Here's my review from September:
Miguel Gutierrez & Powerful People Last Meadow

The script is a controlling device. The storyboard commands. The director is an egomaniac. The movie camera captures bodies within its lens, contains them -flattens them onto celluloid. Method acting infects actors like a germ, changing gestures, changing voices. Sometimes the role carries actors into a dark hole – they lose their edges, become the character, drive a car into a tree. There is a compulsion behind the machine of Hollywood, driving its makers into standard narratives, driving audiences into admiration and emulation. A nightmare of falseness. We forget that we are immersed in artificiality. Miguel Gutierrez wants to use the cinematic nightmare as an alarm clock.
Old age is frightened by youth. James Dean represented the uncontrolled force of the “juvenile delinquent” – the scary eroticism of Elvis’ hip shake, which reminded the 1950’s of an even more frightening “other” – the suppressed energy of the American experience. The monster which we ourselves have created, fed with blood, and tried to ignore.

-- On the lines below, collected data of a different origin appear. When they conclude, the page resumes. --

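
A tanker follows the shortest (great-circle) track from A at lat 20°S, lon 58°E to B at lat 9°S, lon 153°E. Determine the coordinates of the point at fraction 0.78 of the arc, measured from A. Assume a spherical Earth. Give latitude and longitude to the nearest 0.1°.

Convert each endpoint to a unit vector on the sphere (x = cos φ cos λ, y = cos φ sin λ, z = sin φ).
The central angle between the endpoints is δ = arccos(p₁·p₂) ≈ 1.598 rad (91.6°).
Interpolate at f = 0.78 with slerp weights a = sin((1−f)δ)/sin δ ≈ 0.345, b = sin(fδ)/sin δ ≈ 0.948.
p = a·p₁ + b·p₂ ≈ (-0.663, 0.700, -0.266); φ = arcsin(p_z) ≈ -15.44°, λ = atan2(p_y, p_x) ≈ 133.45°.

≈ lat 15.4°S, lon 133.5°E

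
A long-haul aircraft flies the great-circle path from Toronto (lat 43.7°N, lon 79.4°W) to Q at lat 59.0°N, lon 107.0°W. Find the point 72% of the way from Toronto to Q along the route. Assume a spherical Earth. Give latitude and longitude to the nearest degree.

Convert each endpoint to a unit vector on the sphere (x = cos φ cos λ, y = cos φ sin λ, z = sin φ).
The central angle between the endpoints is δ = arccos(p₁·p₂) ≈ 0.397 rad (22.8°).
Interpolate at f = 0.72 with slerp weights a = sin((1−f)δ)/sin δ ≈ 0.287, b = sin(fδ)/sin δ ≈ 0.729.
p = a·p₁ + b·p₂ ≈ (-0.072, -0.563, 0.823); φ = arcsin(p_z) ≈ 55.42°, λ = atan2(p_y, p_x) ≈ -97.25°.

≈ lat 55°N, lon 97°W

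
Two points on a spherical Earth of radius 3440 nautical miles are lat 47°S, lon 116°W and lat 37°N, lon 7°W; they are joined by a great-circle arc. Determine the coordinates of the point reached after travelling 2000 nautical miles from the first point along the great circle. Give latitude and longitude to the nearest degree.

Write both endpoints as unit vectors p₁, p₂ with components (cos φ cos λ, cos φ sin λ, sin φ).
The central angle between the endpoints is δ = arccos(p₁·p₂) ≈ 2.236 rad (128.1°). The total great-circle distance is δ·R ≈ 2.236 × 3440 ≈ 7693 nmi, so the target fraction is f = 2000/7693 ≈ 0.260.
Interpolate at f ≈ 0.260 with slerp weights a = sin((1−f)δ)/sin δ ≈ 1.267, b = sin(fδ)/sin δ ≈ 0.698.
p = a·p₁ + b·p₂ ≈ (0.175, -0.844, -0.506); φ = arcsin(p_z) ≈ -30.42°, λ = atan2(p_y, p_x) ≈ -78.31°.

≈ lat 30°S, lon 78°W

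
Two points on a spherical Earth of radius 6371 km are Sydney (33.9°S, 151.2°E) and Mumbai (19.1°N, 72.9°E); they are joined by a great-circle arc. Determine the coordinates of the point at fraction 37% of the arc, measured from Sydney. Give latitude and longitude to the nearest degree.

≈ (17°S, 119°E)

Write both endpoints as unit vectors p₁, p₂ with components (cos φ cos λ, cos φ sin λ, sin φ).
The central angle between the endpoints is δ = arccos(p₁·p₂) ≈ 1.594 rad (91.3°).
Interpolate at f = 0.37 with slerp weights a = sin((1−f)δ)/sin δ ≈ 0.844, b = sin(fδ)/sin δ ≈ 0.556.
p = a·p₁ + b·p₂ ≈ (-0.459, 0.840, -0.289); φ = arcsin(p_z) ≈ -16.78°, λ = atan2(p_y, p_x) ≈ 118.67°.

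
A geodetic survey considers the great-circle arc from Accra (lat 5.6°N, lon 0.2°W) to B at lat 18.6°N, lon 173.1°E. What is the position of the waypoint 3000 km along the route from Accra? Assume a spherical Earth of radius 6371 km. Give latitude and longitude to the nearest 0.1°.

Convert each endpoint to a unit vector on the sphere (x = cos φ cos λ, y = cos φ sin λ, z = sin φ).
The central angle between the endpoints is δ = arccos(p₁·p₂) ≈ 2.704 rad (154.9°). The total great-circle distance is δ·R ≈ 2.704 × 6371 ≈ 17226 km, so the target fraction is f = 3000/17226 ≈ 0.174.
Interpolate at f ≈ 0.174 with slerp weights a = sin((1−f)δ)/sin δ ≈ 1.860, b = sin(fδ)/sin δ ≈ 1.070.
p = a·p₁ + b·p₂ ≈ (0.845, 0.115, 0.523); φ = arcsin(p_z) ≈ 31.52°, λ = atan2(p_y, p_x) ≈ 7.78°.

≈ lat 31.5°N, lon 7.8°E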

Miguel Gutierrez & Powerful People throw off sparks. They are driven by a demoniacal repetition, swallowed by illusion. Free-floating scripts attach themselves, forcing the dancers to vomit lines over and over. Shouting directions, moving in perfect unison, these bodies are controlled. “Take 47! Again!”
Actors can forget where the machine ends, find themselves absorbed into the tabloids which have scripted romance, scandal, marriage and divorce. This is the “moral” of Lynch’s Inland Empire (with which I could compare Last Meadow). Dancers use their bodies as machines of expression. Who owns these bodies? Do we, as observers, bear responsibility for the actions and habits of dancers offstage, who must carefully prepare themselves for moments of white-hot activity? We shouldn’t forget that we are all human beings here.
Last Meadow carries each scene beyond the limits of “enough”. It displays a prickly exterior. It exists in the moment on stage, but also in the memory of a film (or films). This doubly and triply-layered moment creates complex refractions. Something is wrong here. I want to laugh but it hurts. “You’re tearing me apaart!” Actors live a multiplied existence. Where is their “authentic” identity? What parts of previous roles do they continue to play? What parts of previous films do we knowingly or unknowingly absorb and enact?
DVD extras now allow us to penetrate the machine, to examine the construction with all its visible scaffolding. And yet, the movies never lose their power to convince, to carry us out of our bodies and into other bodies. James Dean is resurrected each time we watch his image, a zombified body compelled to repeat itself. The steps, the swagger, the smirk. And somewhere offscreen, his car rams into that tree over and over and over.